The first nations involved are from a number of provinces: British Columbia, Alberta, Saskatchewan, Manitoba, Ontario and New Brunswick. If I were to identify two or three key points, the first would be that this is an important step in the building of self-government for aboriginal peoples across the country.
A significant issue has been the status of women in the matrimonial home on reserve land upon the dissolution of marriage. The B.C. Native Women's Society and other individuals are pursuing opposition to the framework agreement through the courts at this time. Hopefully when the bill gets to committee we can find ways and means of addressing their concerns. If not perhaps we have to relook the whole issue.
Another issue is non-native people who lease homes on reserve land are unable to vote for those who will be able to make laws which affect them. That is a reflection of the concern expressed by some of the previous speakers earlier today about the rights of non-aboriginal individuals who presently live on Indian reservations and therefore will not have an opportunity to participate in decision making of the band. This is a problem. There is no question about that. It is something that needs serious examination once the issue gets into committee.
My hon. colleague from Saskatoon presented in a very articulate and clear way the reasons we support the bill and some of our very serious concerns at this point. However I want to add one or two short points. Contrary to some comments being made by some of my colleagues, section 15 of the charter which guarantees equality applies to reserve lands and first nation laws. First nations are not above the Constitution of Canada.

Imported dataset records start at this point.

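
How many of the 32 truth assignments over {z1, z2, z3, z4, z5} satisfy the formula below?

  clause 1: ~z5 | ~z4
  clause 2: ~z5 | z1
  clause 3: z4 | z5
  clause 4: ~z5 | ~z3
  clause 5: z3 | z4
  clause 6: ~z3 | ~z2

There are 2^5 = 32 truth assignments over (z1, z2, z3, z4, z5).
Split on z5. With z5 = 1, the clauses containing z5 are satisfied and ~z5 drops from the rest; 0 of the 2^4 = 16 assignments to the other variables satisfy what remains.
With z5 = 0, by the same count on the reduced clause set, 6 assignments work.
(One model: z1=F, z2=F, z3=F, z4=T, z5=F.)
Total: 0 + 6 = 6.

6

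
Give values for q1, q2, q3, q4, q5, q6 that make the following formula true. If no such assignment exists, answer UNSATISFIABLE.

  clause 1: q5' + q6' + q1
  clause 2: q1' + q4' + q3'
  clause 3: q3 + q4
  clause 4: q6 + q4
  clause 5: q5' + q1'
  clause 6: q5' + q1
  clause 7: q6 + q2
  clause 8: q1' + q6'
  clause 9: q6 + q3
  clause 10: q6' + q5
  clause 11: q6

The clause (q6) is unit, so q6 = 1.
The clause (q1') is unit, so q1 = 0.
The clause (q5') is unit, so q5 = 0.
That conflicts with the unit clause (q5).

UNSATISFIABLE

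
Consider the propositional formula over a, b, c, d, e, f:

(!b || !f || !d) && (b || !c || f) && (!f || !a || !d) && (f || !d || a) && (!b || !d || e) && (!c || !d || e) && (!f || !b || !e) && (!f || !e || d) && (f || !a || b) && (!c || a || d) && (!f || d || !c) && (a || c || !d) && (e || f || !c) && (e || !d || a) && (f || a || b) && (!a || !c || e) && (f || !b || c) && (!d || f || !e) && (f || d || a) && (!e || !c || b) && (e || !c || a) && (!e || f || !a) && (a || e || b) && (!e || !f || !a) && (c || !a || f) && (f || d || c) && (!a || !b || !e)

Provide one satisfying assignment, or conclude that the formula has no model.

a=true, b=true, c=false, d=false, e=false, f=true

Case b = true:
Case f = true:
From the singleton clause (!d), d = false.
From the singleton clause (!e), e = false.
From the singleton clause (!c), c = false.
All clauses hold; a can take either value.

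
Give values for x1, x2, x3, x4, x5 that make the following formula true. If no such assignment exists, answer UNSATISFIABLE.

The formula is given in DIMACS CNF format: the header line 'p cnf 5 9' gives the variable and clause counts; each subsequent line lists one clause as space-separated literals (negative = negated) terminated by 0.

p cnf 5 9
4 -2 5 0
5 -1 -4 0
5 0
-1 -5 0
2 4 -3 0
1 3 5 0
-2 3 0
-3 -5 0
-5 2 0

(x5) alone gives x5 = True.
(¬x1) alone gives x1 = False.
(¬x3) alone gives x3 = False.
(¬x2) alone gives x2 = False.
That conflicts with the unit clause (x2).

UNSATISFIABLE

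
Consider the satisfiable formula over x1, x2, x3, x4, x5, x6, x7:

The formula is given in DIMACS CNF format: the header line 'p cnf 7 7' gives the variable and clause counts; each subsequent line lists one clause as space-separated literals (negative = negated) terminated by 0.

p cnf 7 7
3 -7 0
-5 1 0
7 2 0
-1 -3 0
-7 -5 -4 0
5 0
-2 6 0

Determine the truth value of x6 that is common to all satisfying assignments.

Suppose x6 = False.
From the singleton clause (x5), x5 = True.
From the singleton clause (x1), x1 = True.
From the singleton clause (¬x3), x3 = False.
From the singleton clause (¬x7), x7 = False.
From the singleton clause (x2), x2 = True.
But (¬x2) is also a unit clause — contradiction.
So every satisfying assignment has x6 = True.

True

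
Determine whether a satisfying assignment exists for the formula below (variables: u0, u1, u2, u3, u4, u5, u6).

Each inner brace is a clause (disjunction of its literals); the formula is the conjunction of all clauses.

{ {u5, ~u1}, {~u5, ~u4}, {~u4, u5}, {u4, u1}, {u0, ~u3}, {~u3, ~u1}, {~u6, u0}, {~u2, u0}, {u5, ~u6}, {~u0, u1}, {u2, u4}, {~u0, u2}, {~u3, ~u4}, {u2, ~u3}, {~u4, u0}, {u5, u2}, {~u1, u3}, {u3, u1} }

Try u5 = 1.
(~u4) alone gives u4 = 0.
(u1) alone gives u1 = 1.
(~u3) alone gives u3 = 0.
But (u3) is also a unit clause — contradiction.
Backtrack on u5: now try u5 = 0.
(~u1) alone gives u1 = 0.
(~u4) alone gives u4 = 0.
But (u4) is also a unit clause — contradiction.
Neither u5 = 1 nor u5 = 0 works.
No assignment satisfies every clause.

No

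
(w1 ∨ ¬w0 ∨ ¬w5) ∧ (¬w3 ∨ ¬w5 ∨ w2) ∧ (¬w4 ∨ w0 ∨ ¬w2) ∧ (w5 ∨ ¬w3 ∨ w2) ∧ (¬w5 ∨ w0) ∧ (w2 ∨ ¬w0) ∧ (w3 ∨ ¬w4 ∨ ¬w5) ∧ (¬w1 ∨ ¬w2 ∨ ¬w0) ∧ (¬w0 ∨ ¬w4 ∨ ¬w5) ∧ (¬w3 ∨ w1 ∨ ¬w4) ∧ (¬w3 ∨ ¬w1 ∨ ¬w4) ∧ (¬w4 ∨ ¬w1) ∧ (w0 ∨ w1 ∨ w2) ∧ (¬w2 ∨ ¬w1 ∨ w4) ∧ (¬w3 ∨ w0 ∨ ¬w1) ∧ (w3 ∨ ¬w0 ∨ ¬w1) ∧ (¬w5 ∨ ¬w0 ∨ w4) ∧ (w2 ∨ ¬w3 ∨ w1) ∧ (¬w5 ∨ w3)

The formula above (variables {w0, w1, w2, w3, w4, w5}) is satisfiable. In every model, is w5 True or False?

Suppose w5 = True.
From the singleton clause (w0), w0 = True.
From the singleton clause (w1), w1 = True.
From the singleton clause (w2), w2 = True.
That conflicts with the unit clause (¬w2).
So every satisfying assignment has w5 = False.

False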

Bill C-49 protects the rights of women during marital breakdown. Clause 5(4) of the framework agreement and clause 17 of the bill require the 14 first nations in cases of marital breakdown to establish rules and procedures dealing with two basic rights: the right to possession of the matrimonial home and the right to division of property.
This has been a bone of contention for many years, particularly when it comes to women, and the legislation attempts to address the issue. Whether or not it is adequate remains to be seen. We will see what happens in committee when we hear from some of the witnesses.